Xenopus and zebrafish are attractive vertebrate models for vasculogenesis and angiogenesis studies, for several reasons. First, their embryos are small; therefore, it is relatively easy to image the entire vasculature. Second, embryonic development is rapid; it only takes a couple of days for the entire vasculature to develop, during which time the developing vasculature can be imaged. Third, genetic and pharmacological interventions before and during vessel formation are easy to perform, such as through the microinjection of antisense morpholino nucleotides (MOs) into the developing embryo or through the bath application of drugs3,4,5.
The unique advantage of Xenopus over zebrafish is that embryological manipulations can be performed because Xenopus follows stereotypical holoblastic cleavages and the embryonic fate map is well defined6. For example, it is possible to generate an embryo in which only one lateral side is genetically manipulated by injecting an antisense MO to one cell at the two-cell stage.

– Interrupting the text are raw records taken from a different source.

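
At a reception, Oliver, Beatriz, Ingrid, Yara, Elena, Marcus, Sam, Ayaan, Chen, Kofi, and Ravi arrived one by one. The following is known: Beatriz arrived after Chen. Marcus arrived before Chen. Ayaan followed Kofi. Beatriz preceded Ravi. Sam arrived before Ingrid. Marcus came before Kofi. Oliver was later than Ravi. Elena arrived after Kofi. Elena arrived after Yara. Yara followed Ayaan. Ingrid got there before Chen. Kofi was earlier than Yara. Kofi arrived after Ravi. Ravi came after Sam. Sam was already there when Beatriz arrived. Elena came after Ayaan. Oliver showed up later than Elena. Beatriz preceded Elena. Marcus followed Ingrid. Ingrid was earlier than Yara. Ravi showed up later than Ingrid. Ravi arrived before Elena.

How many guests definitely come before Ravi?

5

Directly stated before Ravi: Beatriz, Ingrid, and Sam.
Chen reaches Ravi via Chen → Beatriz → Ravi.
Marcus reaches Ravi via Marcus → Chen → Beatriz → Ravi.
That's Beatriz, Chen, Ingrid, Marcus, and Sam — 5 in all.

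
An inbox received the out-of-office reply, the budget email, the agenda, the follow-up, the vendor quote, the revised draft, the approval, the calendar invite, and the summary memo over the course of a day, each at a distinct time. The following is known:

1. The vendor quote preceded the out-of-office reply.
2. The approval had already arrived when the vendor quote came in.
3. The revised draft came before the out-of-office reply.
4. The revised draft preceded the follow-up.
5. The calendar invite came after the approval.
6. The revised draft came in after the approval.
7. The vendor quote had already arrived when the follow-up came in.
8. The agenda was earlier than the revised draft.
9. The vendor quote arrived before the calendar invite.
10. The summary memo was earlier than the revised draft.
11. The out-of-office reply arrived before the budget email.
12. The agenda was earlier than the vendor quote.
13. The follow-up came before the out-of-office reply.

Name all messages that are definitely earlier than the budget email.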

It is also possible to transplant the heart primordium from one embryo to another to determine whether the gene exerts its function by a cell-intrinsic or -extrinsic mechanism7. Although these techniques have mostly been developed in Xenopus laevis, which is allotetraploid and is therefore not ideal for genetic studies, they can be directly applied to Xenopus tropicalis, a closely related diploid species8.

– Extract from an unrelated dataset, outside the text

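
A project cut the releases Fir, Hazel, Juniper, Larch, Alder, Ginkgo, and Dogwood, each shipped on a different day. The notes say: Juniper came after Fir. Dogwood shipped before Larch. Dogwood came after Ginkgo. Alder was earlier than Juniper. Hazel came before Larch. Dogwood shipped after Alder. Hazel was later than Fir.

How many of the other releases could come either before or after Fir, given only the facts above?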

One way to visualize the vasculature in a live Xenopus embryo is to inject a fluorescent dye to label the blood vessels. Acetylated low density lipoprotein (AcLDL) labeled with a fluorescent molecule such as DiI is a very useful probe. Unlike unacetylated LDL, AcLDL does not bind to the LDL receptor9 but is endocytosed by macrophages and endothelial cells. The injection of DiI-AcLDL into the heart of a live animal results in the specific fluorescent labeling of endothelial cells, and the entire vasculature can be imaged by fluorescence microscopy in live or fixed embryos4.
Here, we present detailed protocols for the visualization and quantification of blood vessels using DiI-AcLDL in Xenopus tropicalis (Figure 1). We provide key practical points, with examples of successful and unsuccessful experiments. In addition, we provide a straightforward method for the quantitative analysis of vascular complexity, which might be useful in assessing the effects of genetic and environmental factors on the shaping of the vascular network.